US-Militär verstärkt Präsenz im Nahen Osten inmitten von Atomgesprächen mit dem Iran
Das US-Militär hat seine Präsenz im Nahen Osten verstärkt, da die Verhandlungen über das iranische Atomprogramm laut Fox News vor Ungewissheit stehen. Die ursprünglich in Istanbul geplanten Gespräche wurden nach einer Einigung auf Ersuchen des Iran nach Oman verlegt. Ein hochrangiger US-Beamter bestätigte die Verlegung des Veranstaltungsortes gegenüber Fox News Digital.
Die verstärkte Militärpräsenz umfasst die Positionierung von Flugzeugträgern und Angriffsplattformen in der gesamten Region. Diese Maßnahmen erfolgen inmitten eskalierender Spannungen mit dem Iran, da die USA versuchen, die Verhandlungen über sein Atomprogramm wiederzubeleben. Außenminister Marco Rubio erklärte, dass die USA weiterhin bereit seien, mit dem Iran in Kontakt zu treten, um eine Einigung zu erzielen.

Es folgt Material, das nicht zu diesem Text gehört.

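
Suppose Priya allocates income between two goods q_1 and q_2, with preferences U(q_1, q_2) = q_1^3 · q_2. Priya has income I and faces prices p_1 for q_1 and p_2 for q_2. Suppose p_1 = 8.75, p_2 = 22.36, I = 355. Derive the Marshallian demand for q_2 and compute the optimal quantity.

q_2* = 3.9691

MU_q_1/MU_q_2 = (3·q_2)/(q_1); tangency sets this equal to p_1/p_2.
So 3·p_2·q_2 = p_1·q_1; combined with the budget, a share 0.75 of income goes to q_1.
Demand: q_1*(p_1,p_2,I) = 0.75·I/p_1 and q_2* = 0.25·I/p_2.
At p_1=8.75, p_2=22.36, I=355: q_2* = 0.25·355/22.36 = 3.9691.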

In anderen Nachrichten sprach Melinda French Gates über die Aufnahme ihres Ex-Mannes Bill Gates in kürzlich veröffentlichte Akten im Zusammenhang mit dem verstorbenen Jeffrey Epstein. In einem NPR-Podcast sagte French Gates, die Enthüllungen hätten "schmerzhafte Zeiten in meiner Ehe" aufgewühlt. Sie äußerte "unglaubliche Trauer" und erklärte, dass "alle noch offenen Fragen" von den in den Akten genannten Personen, einschließlich Bill Gates, beantwortet werden müssten, so BBC World. Das Paar ließ sich 2021 scheiden, und French Gates erklärte: "Ich bin so froh, von dem ganzen Schmutz weg zu sein."

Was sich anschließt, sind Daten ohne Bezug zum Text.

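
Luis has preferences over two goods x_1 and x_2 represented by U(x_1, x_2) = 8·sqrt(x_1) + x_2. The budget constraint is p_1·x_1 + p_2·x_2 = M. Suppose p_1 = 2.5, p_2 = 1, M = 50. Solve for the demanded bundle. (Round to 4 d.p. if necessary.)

x_1* = 2.56, x_2* = 43.6

Thus x_1* = (4·p_2/p_1)² — independent of M — with the rest of income spent on x_2.
Plugging in: x_1* = (4·1/2.5)² = 2.56, x_2* = 43.6.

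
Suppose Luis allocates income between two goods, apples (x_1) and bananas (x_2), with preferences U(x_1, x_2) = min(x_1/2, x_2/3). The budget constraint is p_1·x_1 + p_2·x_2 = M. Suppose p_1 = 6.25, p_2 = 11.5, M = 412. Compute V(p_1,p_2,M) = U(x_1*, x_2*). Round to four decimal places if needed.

With perfect complements, no substitution: consume in ratio x_1:x_2 = 2:3.
Budget: p_1·x_1 + p_2·(3/2)·x_1 = M, so (2·p_1 + 3·p_2)·x_1 = 2·M.
Demand: x_1*(p_1,p_2,M) = 2·M/(2·p_1 + 3·p_2), x_2* = 3·M/(2·p_1 + 3·p_2).
Here 2·6.25 + 3·11.5 = 47, giving x_1* = 17.5319 and x_2* = 26.2979.
Utility at the optimum: U(17.5319, 26.2979) = 8.766.

V = 8.766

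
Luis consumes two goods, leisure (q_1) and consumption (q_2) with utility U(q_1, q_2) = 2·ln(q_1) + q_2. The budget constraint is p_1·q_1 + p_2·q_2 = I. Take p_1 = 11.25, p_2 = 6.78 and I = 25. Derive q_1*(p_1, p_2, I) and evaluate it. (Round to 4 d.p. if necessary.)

MU_q_1 = 2/q_1, MU_q_2 = 1. Tangency: 2/q_1 = p_1/p_2.
So q_1*(p_1,p_2) = 2·p_2/p_1, independent of income; and q_2* = (I − 2·p_2)/p_2.
At the given prices: q_1* = 2·6.78/11.25 = 1.2053.

q_1* = 1.2053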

Unterdessen verteidigte der Sprecher des Repräsentantenhauses, Mike Johnson, die Sicherung der nationalen Grenzen und bezog sich dabei auf die Bibel, als er zu Äußerungen von Papst Leo über Migranten befragt wurde. Während einer Pressekonferenz auf dem Capitol Hill wurde Johnson gefragt, ob Papst Leo Matthäus 25,35 zitiert habe, um Donald Trumps Massenabschiebungsagenda zu kritisieren. Johnson bot laut Fox News eine "lange biblische Verteidigung des Schutzes der eigenen Grenze".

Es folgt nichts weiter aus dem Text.